Publicado 23/04/2021 10:29CET

Nuevos marcadores sanguíneos podrían revelar un ataque al corazón en pacientes con dolor torácico

Archivo - Un simple análisis de sangre basta para detectar positividad por
Archivo - Un simple análisis de sangre basta para detectar positividad por - BLUEBERRY DIAGNOSTICS - Archivo

MADRID, 23 Abr. (EUROPA PRESS) -

Un nuevo estudio ha identificado marcadores reveladores en la sangre de pacientes con infarto que los distinguían de los que sufrían dolor torácico por otras causas, lo que permitirá ayudar a descartar de forma no invasiva un ataque al corazón. Los investigadores esperan que los resultados conduzcan a nuevas pruebas de diagnóstico de los infartos, según publican en la revista de acceso abierto 'Frontiers in Cardiovascular Medicine'.

Aunque el dolor torácico es un síntoma importante de los infartos, hay una variedad de otras afecciones que pueden causar síntomas similares, y muchas de ellas no son graves. Si un paciente se presenta con dolor en el pecho en el hospital, los médicos deben determinar rápidamente si el culpable es un infarto. El tratamiento temprano es importante para limitar el daño que se produce.

En la actualidad, esto puede implicar una angiografía coronaria, en la que se coloca un catéter en los vasos sanguíneos del corazón. Aunque es eficaz, la angiografía es invasiva, y no es algo a lo que quiera someterse si no es necesario.

Además, en los hospitales con mucho trabajo o pocos recursos, la angiografía puede no estar siempre disponible a tiempo. Otra prueba consiste en tomar una muestra de sangre para comprobar la presencia de proteínas que indican daños en el músculo cardíaco. Sin embargo, estos marcadores son a veces poco fiables y pueden estar elevados por otras afecciones.
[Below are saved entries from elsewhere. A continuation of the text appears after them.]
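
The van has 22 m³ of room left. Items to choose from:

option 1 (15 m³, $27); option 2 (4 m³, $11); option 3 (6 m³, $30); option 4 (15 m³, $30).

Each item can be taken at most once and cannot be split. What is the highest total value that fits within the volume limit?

$60

Check high-value combinations within 22 m³:
- option 3+option 4: volume 6+15=21, value 30+30=60
- option 1+option 3: volume 15+6=21, value 27+30=57
- option 2+option 3: volume 4+6=10, value 11+30=41
- option 2+option 4: volume 4+15=19, value 11+30=41
Best: $60.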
Estos problemas inspiraron a los investigadores a buscar nuevos marcadores en la sangre que constituyan una huella digital única de un ataque al corazón. Para ello recurrieron a unas pequeñas moléculas llamadas metabolitos que se producen durante los procesos bioquímicos de nuestro organismo.

"Analizamos los metabolitos circulantes en muestras de plasma sanguíneo de pacientes con dolor torácico cardíaco, incluidos los casos de infarto y otros dolores torácicos cardíacos, con el fin de identificar posibles marcadores para el diagnóstico del infarto y la alerta temprana --explica el doctor Xiangqing Kong, del Primer Hospital Afiliado de la Universidad Médica de Nanjing, autor correspondiente del artículo--. Dichos marcadores podrían ser útiles para confirmar el ataque cardíaco de forma oportuna cuando no se disponga de una angiografía".

Los investigadores recogieron muestras de sangre de 146 pacientes que acudieron al hospital con dolor torácico y de 84 voluntarios sanos. De los 146 pacientes con dolor torácico, se confirmó posteriormente que 85 habían sufrido un infarto y el resto tenía dolor torácico por otras causas.

Sorprendentemente, al analizar las muestras, los investigadores descubrieron una serie de metabolitos que estaban presentes en diferentes cantidades, y las diferencias eran lo suficientemente significativas como para poder distinguir con éxito entre las muestras de pacientes con infarto, las de aquellos con dolor torácico no relacionado con el infarto y las de los voluntarios sanos. Tres metabolitos se mostraron especialmente prometedores como marcadores de diagnóstico.

"Incluso después de tener en cuenta otros factores de riesgo cardíaco como la hipertensión, el tabaquismo y los antecedentes de diabetes, los metabolitos desoxiuridina, homoserina y metionina obtuvieron una alta puntuación como posibles marcadores de diagnóstico y riesgo de infarto", explica el doctor Jiye Aa, de la Universidad Farmacéutica de China, otro de los autores del trabajo.

En realidad, es probable que un paciente con sospecha de infarto se someta a varias pruebas antes de que se confirme que ha sufrido un infarto, pero ampliar el arsenal disponible de pruebas fiables será útil para que los médicos acoten las cosas rápidamente". Los investigadores tienen previsto realizar nuevas investigaciones para evaluar por qué y cómo están implicados estos biomarcadores en los infartos.